A first practical action would be to step away instead of going to find that person, he continued. “Then to use your mind and imagination to instead remember the times when your relationship [with that person] was better or think about the future and how great it will be when this passes.”

Light overcomes darkness

Also, this “get up” practicality consists in bringing to light one’s sins or temptations to someone else and not fighting alone.

“A common exhortation, attributed to many different monks, was that the Enemy, the devil, rejoices in nothing so much as unmanifested thoughts… A sin which is hidden begins to multiply,” Father Stewart wrote in an article.

He then explained that “If the devil was delighted by a monk’s self-imposed isolation, surely this was because the opposite of isolation, encounter with another, was the way to salvation.”

According to Father Stewart, this understanding led the Fathers to break from “the illusion of self-sufficiency, a pose which encourages self-absorption,” and find spiritual fathers.

“The desert tradition is universally insistent upon the young monk’s need for a discerning elder,” he explained. “The basic insight of the desert… was that one cannot grow towards perfection through isolated, solitary effort: grace is mediated through one’s neighbor, especially one’s abba [spiritual father].”

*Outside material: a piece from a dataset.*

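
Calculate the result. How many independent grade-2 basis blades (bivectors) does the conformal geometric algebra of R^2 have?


The conformal model of R^2 uses Cl(3,1) with m = 2 + 2 = 4 generators.
Number of grade-2 blades = C(m, 2) = C(4, 2)
= 4*3/2 = 6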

The way these early hermits fought temptations is one of many treasures that Father Stewart says they left behind. In fact, he encourages readers to look at the Sayings of the Desert Fathers as a source that is still “amazingly relevant.”

“[The Sayings of the Desert Fathers] have been very popular sources of wisdom and inspiration throughout history,” he said. “What sets [them] apart… is that they speak from and to experience rather than text or theory.”

“The tradition of Christian wisdom is great,” he concluded. “People only need to know where to find it.”